Research and Your data

As a primary care provider and part of the National Health Service we do participate in medical research projects.  Please rest assured that your data is not shared with any research provider without your express consent.  All research projects are undertaken with NIHR Clinical Research Network or providers that are ISO2700 and ICH-GCP certified and also NHS IG compliant.  We also ensure that all research providers adhere fully with the DPA 1988 and GDPR legislation.

The following links provide you with more information.



In addition this page will list all research projects we are currently involved for your information.

Current Research projects


The I-WOTCH study is developing a support programme that aims to improve the everyday functioning for people living with chronic (long-term) pain and reduce their opioid (strong morphine-like painkillers) use.

The I-WOTCH study is a randomised controlled trial which is comparing two different treatments for people with long-term pain. The two treatments are:

GROUP 1 Usual GP care plus a opioid information booklet and relaxation CD

GROUP 2 A support programme in addition to the above.

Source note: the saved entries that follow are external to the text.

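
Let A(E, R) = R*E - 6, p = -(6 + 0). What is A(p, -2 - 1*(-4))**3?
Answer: -5832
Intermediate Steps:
p = -6 (p = -1*6 = -6)
A(E, R) = -6 + E*R (A(E, R) = E*R - 6 = -6 + E*R)
A(p, -2 - 1*(-4))**3 = (-6 - 6*(-2 - 1*(-4)))**3 = (-6 - 6*(-2 + 4))**3 = (-6 - 6*2)**3 = (-6 - 12)**3 = (-18)**3 = -5832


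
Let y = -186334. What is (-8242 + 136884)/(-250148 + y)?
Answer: -64321/218241 ≈ -0.29472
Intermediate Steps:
(-8242 + 136884)/(-250148 + y) = (-8242 + 136884)/(-250148 - 186334) = 128642/(-436482) = 128642*(-1/436482) = -64321/218241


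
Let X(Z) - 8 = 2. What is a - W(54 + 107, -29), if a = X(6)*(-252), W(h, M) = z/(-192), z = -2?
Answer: -241921/96 ≈ -2520.0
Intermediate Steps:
X(Z) = 10 (X(Z) = 8 + 2 = 10)
W(h, M) = 1/96 (W(h, M) = -2/(-192) = -2*(-1/192) = 1/96)
a = -2520 (a = 10*(-252) = -2520)
a - W(54 + 107, -29) = -2520 - 1*1/96 = -2520 - 1/96 = -241921/96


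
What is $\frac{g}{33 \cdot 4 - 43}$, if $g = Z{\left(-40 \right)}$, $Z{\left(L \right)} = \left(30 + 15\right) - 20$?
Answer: $\frac{25}{89} \approx 0.2809$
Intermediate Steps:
$Z{\left(L \right)} = 25$ ($Z{\left(L \right)} = 45 - 20 = 25$)
$g = 25$
$\frac{g}{33 \cdot 4 - 43} = \frac{25}{33 \cdot 4 - 43} = \frac{25}{132 - 43} = \frac{25}{89}$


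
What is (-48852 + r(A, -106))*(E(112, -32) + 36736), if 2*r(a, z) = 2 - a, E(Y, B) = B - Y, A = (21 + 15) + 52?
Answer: -1789165840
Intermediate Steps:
A = 88 (A = 36 + 52 = 88)
r(a, z) = 1 - a/2 (r(a, z) = (2 - a)/2 = 1 - a/2)
(-48852 + r(A, -106))*(E(112, -32) + 36736) = (-48852 + (1 - ½*88))*((-32 - 1*112) + 36736) = (-48852 + (1 - 44))*((-32 - 112) + 36736) = (-48852 - 43)*(-144 + 36736) = -48895*36592 = -1789165840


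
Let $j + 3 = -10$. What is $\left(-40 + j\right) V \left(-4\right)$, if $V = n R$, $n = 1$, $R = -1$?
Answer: $-212$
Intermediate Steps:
$j = -13$ ($j = -3 - 10 = -13$)
$V = -1$ ($V = 1 \left(-1\right) = -1$)
$\left(-40 + j\right) V \left(-4\right) = \left(-40 - 13\right) \left(\left(-1\right) \left(-4\right)\right) = \left(-53\right) 4 = -212$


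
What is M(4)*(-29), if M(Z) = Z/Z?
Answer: -29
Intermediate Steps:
M(Z) = 1
M(4)*(-29) = 1*(-29) = -29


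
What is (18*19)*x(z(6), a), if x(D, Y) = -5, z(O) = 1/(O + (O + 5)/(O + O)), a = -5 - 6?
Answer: -1710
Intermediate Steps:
a = -11
z(O) = 1/(O + (5 + O)/(2*O)) (z(O) = 1/(O + (5 + O)/((2*O))) = 1/(O + (5 + O)*(1/(2*O))) = 1/(O + (5 + O)/(2*O)))
(18*19)*x(z(6), a) = (18*19)*(-5) = 342*(-5) = -1710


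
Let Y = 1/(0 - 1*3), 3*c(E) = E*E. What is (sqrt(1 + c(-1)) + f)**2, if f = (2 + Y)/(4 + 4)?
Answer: 793/576 + 5*sqrt(3)/18 ≈ 1.8579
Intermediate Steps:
c(E) = E**2/3 (c(E) = (E*E)/3 = E**2/3)
Y = -1/3 (Y = 1/(0 - 3) = 1/(-3) = -1/3 ≈ -0.33333)
f = 5/24 (f = (2 - 1/3)/(4 + 4) = (5/3)/8 = (5/3)*(1/8) = 5/24 ≈ 0.20833)
(sqrt(1 + c(-1)) + f)**2 = (sqrt(1 + (1/3)*(-1)**2) + 5/24)**2 = (sqrt(1 + (1/3)*1) + 5/24)**2 = (sqrt(1 + 1/3) + 5/24)**2 = (sqrt(4/3) + 5/24)**2 = (2*sqrt(3)/3 + 5/24)**2 = (5/24 + 2*sqrt(3)/3)**2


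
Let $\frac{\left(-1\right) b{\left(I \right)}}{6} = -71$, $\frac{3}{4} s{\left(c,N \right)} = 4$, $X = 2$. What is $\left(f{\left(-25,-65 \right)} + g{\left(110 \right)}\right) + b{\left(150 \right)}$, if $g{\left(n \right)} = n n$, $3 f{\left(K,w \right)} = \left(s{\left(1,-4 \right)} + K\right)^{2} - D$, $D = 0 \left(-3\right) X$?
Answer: $\frac{341683}{27} \approx 12655.0$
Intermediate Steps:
$s{\left(c,N \right)} = \frac{16}{3}$ ($s{\left(c,N \right)} = \frac{4}{3} \cdot 4 = \frac{16}{3}$)
$b{\left(I \right)} = 426$ ($b{\left(I \right)} = \left(-6\right) \left(-71\right) = 426$)
$D = 0$ ($D = 0 \left(-3\right) 2 = 0 \cdot 2 = 0$)
$f{\left(K,w \right)} = \frac{\left(\frac{16}{3} + K\right)^{2}}{3}$ ($f{\left(K,w \right)} = \frac{\left(\frac{16}{3} + K\right)^{2} - 0}{3} = \frac{\left(\frac{16}{3} + K\right)^{2} + 0}{3} = \frac{\left(\frac{16}{3} + K\right)^{2}}{3}$)
$g{\left(n \right)} = n^{2}$
$\left(f{\left(-25,-65 \right)} + g{\left(110 \right)}\right) + b{\left(150 \right)} = \left(\frac{\left(16 + 3 \left(-25\right)\right)^{2}}{27} + 110^{2}\right) + 426 = \left(\frac{\left(16 - 75\right)^{2}}{27} + 12100\right) + 426 = \left(\frac{\left(-59\right)^{2}}{27} + 12100\right) + 426 = \left(\frac{1}{27} \cdot 3481 + 12100\right) + 426 = \left(\frac{3481}{27} + 12100\right) + 426 = \frac{330181}{27} + 426 = \frac{341683}{27}$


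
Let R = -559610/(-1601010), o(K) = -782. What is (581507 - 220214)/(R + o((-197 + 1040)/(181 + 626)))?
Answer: -57843370593/125143021 ≈ -462.22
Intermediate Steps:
R = 55961/160101 (R = -559610*(-1/1601010) = 55961/160101 ≈ 0.34954)
(581507 - 220214)/(R + o((-197 + 1040)/(181 + 626))) = (581507 - 220214)/(55961/160101 - 782) = 361293/(-125143021/160101) = 361293*(-160101/125143021) = -57843370593/125143021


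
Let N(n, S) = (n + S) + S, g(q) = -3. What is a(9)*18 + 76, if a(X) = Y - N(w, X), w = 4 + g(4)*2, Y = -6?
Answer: -320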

Please see 'Information for the public' for more detailed information.

The purpose is to find out which treatment is best at helping people to live better with their pain and reduce their use of opioids. This trial will help us identify which treatment is more effective. It will measure the everyday functioning and opioid use of all the people in the trial at different time points. We hope that the results of this study will be used to help patients with chronic long-term pain in the future.


DECIDE is a 104 week multicentre trial of patients with type 2 diabetes mellitus to evaluate the comparative effectiveness between Forxiga (dapagliflozin) and Standard of Care (SOC).

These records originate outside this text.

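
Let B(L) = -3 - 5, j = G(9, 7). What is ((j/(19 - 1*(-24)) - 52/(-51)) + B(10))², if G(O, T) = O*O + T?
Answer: 117072400/4809249 ≈ 24.343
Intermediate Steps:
G(O, T) = T + O² (G(O, T) = O² + T = T + O²)
j = 88 (j = 7 + 9² = 7 + 81 = 88)
B(L) = -8
((j/(19 - 1*(-24)) - 52/(-51)) + B(10))² = ((88/(19 - 1*(-24)) - 52/(-51)) - 8)² = ((88/(19 + 24) - 52*(-1/51)) - 8)² = ((88/43 + 52/51) - 8)² = (6724/2193 - 8)² = (-10820/2193)² = 117072400/4809249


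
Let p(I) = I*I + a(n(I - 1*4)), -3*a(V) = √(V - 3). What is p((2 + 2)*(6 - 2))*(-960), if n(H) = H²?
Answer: -245760 + 320*√141 ≈ -2.4196e+5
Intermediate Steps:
a(V) = -√(-3 + V)/3 (a(V) = -√(V - 3)/3 = -√(-3 + V)/3)
p(I) = I² - √(-3 + (-4 + I)²)/3 (p(I) = I*I - √(-3 + (I - 1*4)²)/3 = I² - √(-3 + (I - 4)²)/3 = I² - √(-3 + (-4 + I)²)/3)
p((2 + 2)*(6 - 2))*(-960) = (((2 + 2)*(6 - 2))² - √(-3 + (-4 + (2 + 2)*(6 - 2))²)/3)*(-960) = ((4*4)² - √(-3 + (-4 + 4*4)²)/3)*(-960) = (16² - √(-3 + (-4 + 16)²)/3)*(-960) = (256 - √(-3 + 12²)/3)*(-960) = (256 - √(-3 + 144)/3)*(-960) = (256 - √141/3)*(-960) = -245760 + 320*√141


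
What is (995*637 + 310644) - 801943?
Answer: 142516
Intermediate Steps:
(995*637 + 310644) - 801943 = (633815 + 310644) - 801943 = 944459 - 801943 = 142516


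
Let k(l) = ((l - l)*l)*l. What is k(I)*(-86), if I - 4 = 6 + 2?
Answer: 0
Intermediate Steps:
I = 12 (I = 4 + (6 + 2) = 4 + 8 = 12)
k(l) = 0 (k(l) = (0*l)*l = 0*l = 0)
k(I)*(-86) = 0*(-86) = 0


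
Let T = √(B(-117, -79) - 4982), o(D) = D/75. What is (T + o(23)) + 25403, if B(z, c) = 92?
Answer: 1905248/75 + I*√4890 ≈ 25403.0 + 69.929*I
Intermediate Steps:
o(D) = D/75 (o(D) = D*(1/75) = D/75)
T = I*√4890 (T = √(92 - 4982) = √(-4890) = I*√4890 ≈ 69.929*I)
(T + o(23)) + 25403 = (I*√4890 + (1/75)*23) + 25403 = (I*√4890 + 23/75) + 25403 = (23/75 + I*√4890) + 25403 = 1905248/75 + I*√4890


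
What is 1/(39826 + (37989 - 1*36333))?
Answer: 1/41482 ≈ 2.4107e-5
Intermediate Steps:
1/(39826 + (37989 - 1*36333)) = 1/(39826 + (37989 - 36333)) = 1/(39826 + 1656) = 1/41482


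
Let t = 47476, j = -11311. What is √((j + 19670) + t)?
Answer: √55835 ≈ 236.29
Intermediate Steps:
√((j + 19670) + t) = √((-11311 + 19670) + 47476) = √(8359 + 47476) = √55835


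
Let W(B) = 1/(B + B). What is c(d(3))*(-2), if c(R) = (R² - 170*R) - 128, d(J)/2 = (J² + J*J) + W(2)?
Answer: 20003/2 ≈ 10002.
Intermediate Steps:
W(B) = 1/(2*B)
d(J) = ½ + 4*J² (d(J) = 2*((J² + J*J) + (½)/2) = 2*((J² + J²) + (½)*(½)) = 2*(2*J² + ¼) = 2*(¼ + 2*J²) = ½ + 4*J²)
c(R) = -128 + R² - 170*R
c(d(3))*(-2) = (-128 + (½ + 4*3²)² - 170*(½ + 4*3²))*(-2) = (-128 + (½ + 4*9)² - 170*(½ + 4*9))*(-2) = (-128 + (½ + 36)² - 170*(½ + 36))*(-2) = (-128 + (73/2)² - 170*73/2)*(-2) = (-128 + 5329/4 - 6205)*(-2) = -20003/4*(-2) = 20003/2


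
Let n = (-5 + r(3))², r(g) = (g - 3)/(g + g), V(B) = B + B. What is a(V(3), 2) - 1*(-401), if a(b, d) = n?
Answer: 426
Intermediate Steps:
V(B) = 2*B
r(g) = (-3 + g)/(2*g) (r(g) = (-3 + g)/((2*g)) = (-3 + g)*(1/(2*g)) = (-3 + g)/(2*g))
n = 25 (n = (-5 + (½)*(-3 + 3)/3)² = (-5 + (½)*(⅓)*0)² = (-5 + 0)² = (-5)² = 25)
a(b, d) = 25
a(V(3), 2) - 1*(-401) = 25 - 1*(-401) = 25 + 401 = 426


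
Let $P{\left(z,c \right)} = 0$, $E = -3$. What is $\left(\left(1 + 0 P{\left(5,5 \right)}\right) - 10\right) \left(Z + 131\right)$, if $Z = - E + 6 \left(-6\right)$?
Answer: $-882$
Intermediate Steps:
$Z = -33$ ($Z = \left(-1\right) \left(-3\right) + 6 \left(-6\right) = 3 - 36 = -33$)
$\left(\left(1 + 0 P{\left(5,5 \right)}\right) - 10\right) \left(Z + 131\right) = \left(\left(1 + 0 \cdot 0\right) - 10\right) \left(-33 + 131\right) = \left(\left(1 + 0\right) - 10\right) 98 = \left(1 - 10\right) 98 = \left(-9\right) 98 = -882$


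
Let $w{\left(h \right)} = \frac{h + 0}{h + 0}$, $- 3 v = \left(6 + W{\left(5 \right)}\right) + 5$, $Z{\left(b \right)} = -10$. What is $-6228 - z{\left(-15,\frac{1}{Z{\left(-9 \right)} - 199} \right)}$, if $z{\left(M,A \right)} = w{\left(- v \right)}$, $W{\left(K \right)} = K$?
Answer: $-6229$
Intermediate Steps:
$v = - \frac{16}{3}$ ($v = - \frac{\left(6 + 5\right) + 5}{3} = - \frac{11 + 5}{3} = \left(- \frac{1}{3}\right) 16 = - \frac{16}{3} \approx -5.3333$)
$w{\left(h \right)} = 1$ ($w{\left(h \right)} = \frac{h}{h} = 1$)
$z{\left(M,A \right)} = 1$
$-6228 - z{\left(-15,\frac{1}{Z{\left(-9 \right)} - 199} \right)} = -6228 - 1 = -6229$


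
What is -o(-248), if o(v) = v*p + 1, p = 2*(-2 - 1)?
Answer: -1489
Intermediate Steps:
p = -6 (p = 2*(-3) = -6)
o(v) = 1 - 6*v (o(v) = v*(-6) + 1 = -6*v + 1 = 1 - 6*v)
-o(-248) = -(1 - 6*(-248)) = -(1 + 1488) = -1*1489 = -1489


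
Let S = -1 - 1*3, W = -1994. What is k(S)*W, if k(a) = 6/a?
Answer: 2991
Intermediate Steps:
S = -4 (S = -1 - 3 = -4)
k(S)*W = (6/(-4))*(-1994) = (6*(-¼))*(-1994) = -3/2*(-1994) = 2991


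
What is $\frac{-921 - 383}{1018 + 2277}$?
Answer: $- \frac{1304}{3295} \approx -0.39575$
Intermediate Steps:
$\frac{-921 - 383}{1018 + 2277} = - \frac{1304}{3295}$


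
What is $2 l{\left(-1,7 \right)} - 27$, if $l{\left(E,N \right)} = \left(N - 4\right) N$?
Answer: $15$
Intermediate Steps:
$l{\left(E,N \right)} = N \left(-4 + N\right)$ ($l{\left(E,N \right)} = \left(-4 + N\right) N = N \left(-4 + N\right)$)
$2 l{\left(-1,7 \right)} - 27 = 2 \cdot 7 \left(-4 + 7\right) - 27 = 2 \cdot 7 \cdot 3 - 27 = 2 \cdot 21 - 27 = 42 - 27 = 15$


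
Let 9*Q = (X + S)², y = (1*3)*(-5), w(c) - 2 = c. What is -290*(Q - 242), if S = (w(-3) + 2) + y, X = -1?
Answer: 62930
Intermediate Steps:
w(c) = 2 + c
y = -15 (y = 3*(-5) = -15)
S = -14 (S = ((2 - 3) + 2) - 15 = (-1 + 2) - 15 = 1 - 15 = -14)
Q = 25 (Q = (-1 - 14)²/9 = (⅑)*(-15)² = (⅑)*225 = 25)
-290*(Q - 242) = -290*(25 - 242) = -290*(-217) = 62930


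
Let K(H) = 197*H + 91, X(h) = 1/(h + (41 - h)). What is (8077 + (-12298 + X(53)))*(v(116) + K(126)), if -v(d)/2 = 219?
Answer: -4235643500/41 ≈ -1.0331e+8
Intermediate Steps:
v(d) = -438 (v(d) = -2*219 = -438)
X(h) = 1/41
K(H) = 91 + 197*H
(8077 + (-12298 + X(53)))*(v(116) + K(126)) = (8077 + (-12298 + 1/41))*(-438 + (91 + 197*126)) = (8077 - 504217/41)*(-438 + (91 + 24822)) = -173060*(-438 + 24913)/41 = -173060/41*24475 = -4235643500/41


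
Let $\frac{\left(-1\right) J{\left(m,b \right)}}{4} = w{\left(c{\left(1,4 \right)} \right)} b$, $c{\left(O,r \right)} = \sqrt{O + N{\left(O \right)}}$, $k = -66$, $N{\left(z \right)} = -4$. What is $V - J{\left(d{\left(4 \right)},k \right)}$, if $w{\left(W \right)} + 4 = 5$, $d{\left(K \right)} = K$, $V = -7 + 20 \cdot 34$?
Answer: $409$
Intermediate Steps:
$V = 673$ ($V = -7 + 680 = 673$)
$c{\left(O,r \right)} = \sqrt{-4 + O}$ ($c{\left(O,r \right)} = \sqrt{O - 4} = \sqrt{-4 + O}$)
$w{\left(W \right)} = 1$ ($w{\left(W \right)} = -4 + 5 = 1$)
$J{\left(m,b \right)} = - 4 b$ ($J{\left(m,b \right)} = - 4 \cdot 1 b = - 4 b$)
$V - J{\left(d{\left(4 \right)},k \right)} = 673 - \left(-4\right) \left(-66\right) = 673 - 264 = 409$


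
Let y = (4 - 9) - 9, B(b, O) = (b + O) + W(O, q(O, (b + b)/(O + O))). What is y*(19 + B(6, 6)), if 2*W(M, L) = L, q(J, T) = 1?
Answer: -441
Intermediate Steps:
W(M, L) = L/2
B(b, O) = 1/2 + O + b (B(b, O) = (b + O) + (1/2)*1 = (O + b) + 1/2 = 1/2 + O + b)
y = -14 (y = -5 - 9 = -14)
y*(19 + B(6, 6)) = -14*(19 + (1/2 + 6 + 6)) = -14*(19 + 25/2) = -14*63/2 = -441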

Forxiga (dapagliflozin) is a drug and which in previous scientific studies has been shown to be safe and to improve diabetes management. This study is being carried out to confirm Forxiga’s effectiveness and tolerability in treating diabetes when used in everyday practice. To do this, Forxiga will be compared with the standard of care treatments. Medications that will be used in this study are all ones that are currently prescribed in the UK. The study will help doctors to decide whether Forxiga is a suitable long-term treatment for patients with type 2 diabetes who have not been able to manage on other drugs, when used in real life practice.

Approximately 880 patients will take part in this study in the United Kingdom. The study will last 2 years. The study will include information provided by participating patients through questionnaires, as well as information from routine health check-ups collected from electronic medical records.

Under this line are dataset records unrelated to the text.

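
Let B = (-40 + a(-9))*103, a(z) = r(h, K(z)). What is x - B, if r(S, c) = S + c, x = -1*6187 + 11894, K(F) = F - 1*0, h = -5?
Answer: 11269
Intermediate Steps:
K(F) = F (K(F) = F + 0 = F)
x = 5707 (x = -6187 + 11894 = 5707)
a(z) = -5 + z
B = -5562 (B = (-40 + (-5 - 9))*103 = (-40 - 14)*103 = -54*103 = -5562)
x - B = 5707 - 1*(-5562) = 5707 + 5562 = 11269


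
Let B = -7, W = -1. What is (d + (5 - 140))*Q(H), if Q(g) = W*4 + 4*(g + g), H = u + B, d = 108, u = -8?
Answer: 3348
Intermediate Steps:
H = -15 (H = -8 - 7 = -15)
Q(g) = -4 + 8*g (Q(g) = -1*4 + 4*(g + g) = -4 + 4*(2*g) = -4 + 8*g)
(d + (5 - 140))*Q(H) = (108 + (5 - 140))*(-4 + 8*(-15)) = (108 - 135)*(-4 - 120) = -27*(-124) = 3348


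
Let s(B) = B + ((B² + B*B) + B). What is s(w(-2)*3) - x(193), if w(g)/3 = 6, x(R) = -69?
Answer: 6009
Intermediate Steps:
w(g) = 18 (w(g) = 3*6 = 18)
s(B) = 2*B + 2*B² (s(B) = B + ((B² + B²) + B) = B + (2*B² + B) = B + (B + 2*B²) = 2*B + 2*B²)
s(w(-2)*3) - x(193) = 2*(18*3)*(1 + 18*3) - 1*(-69) = 2*54*(1 + 54) + 69 = 2*54*55 + 69 = 5940 + 69 = 6009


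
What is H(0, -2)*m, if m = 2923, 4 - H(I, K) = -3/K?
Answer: 14615/2 ≈ 7307.5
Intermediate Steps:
H(I, K) = 4 + 3/K (H(I, K) = 4 - (-3)/K = 4 + 3/K)
H(0, -2)*m = (4 + 3/(-2))*2923 = (4 + 3*(-1/2))*2923 = (4 - 3/2)*2923 = (5/2)*2923 = 14615/2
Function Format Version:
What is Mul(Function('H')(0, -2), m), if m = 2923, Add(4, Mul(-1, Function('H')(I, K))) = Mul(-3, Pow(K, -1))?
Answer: Rational(14615, 2) ≈ 7307.5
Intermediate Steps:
Function('H')(I, K) = Add(4, Mul(3, Pow(K, -1))) (Function('H')(I, K) = Add(4, Mul(-1, Mul(-3, Pow(K, -1)))) = Add(4, Mul(3, Pow(K, -1))))
Mul(Function('H')(0, -2), m) = Mul(Add(4, Mul(3, Pow(-2, -1))), 2923) = Mul(Add(4, Mul(3, Rational(-1, 2))), 2923) = Mul(Add(4, Rational(-3, 2)), 2923) = Mul(Rational(5, 2), 2923) = Rational(14615, 2)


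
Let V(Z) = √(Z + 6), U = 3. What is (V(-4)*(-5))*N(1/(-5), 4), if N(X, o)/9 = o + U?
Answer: -315*√2 ≈ -445.48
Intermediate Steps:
V(Z) = √(6 + Z)
N(X, o) = 27 + 9*o (N(X, o) = 9*(o + 3) = 9*(3 + o) = 27 + 9*o)
(V(-4)*(-5))*N(1/(-5), 4) = (√(6 - 4)*(-5))*(27 + 9*4) = (√2*(-5))*(27 + 36) = -5*√2*63 = -315*√2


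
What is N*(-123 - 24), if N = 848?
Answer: -124656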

HEAT (Helicobacter Eradication Aspirin Trial) is a large simple double-blind placebo controlled outcomes study of Helicobacter pylori (H. pylori) eradication to prevent ulcer bleeding in aspirin users. It will be run by the University of Nottingham, with recruiting centres across the UK. This trial is funded by the National Institute of Health Research Health Technology Assessment (NIHR HTA) Programme.

Aspirin use is widespread and increasing in elderly patients. The main hazard is gastrointestinal bleeding, which may be increasing because of increasing aspirin use. This trial is based on evidence that peptic ulcer bleeding in aspirin users occurs predominantly in H. pylori positive people.

Patients will be identified by their GPs, then asked to attend an appointment with a Research Nurse to consent to the trial and take a H. pylori breath test. Those with a positive result will be randomised to receive a one week course of either eradication treatment or placebo. No follow-up visits are required, but instead information will be extracted from the patients' electronic medical record using the MiQuest search tool.

The trial will continue until 87 adjudicated events (hospitalisation because of definite or probable peptic ulcer bleeding) have occurred, which would occur after a mean 2.5 patient years of follow-up, if trial assumptions are correct.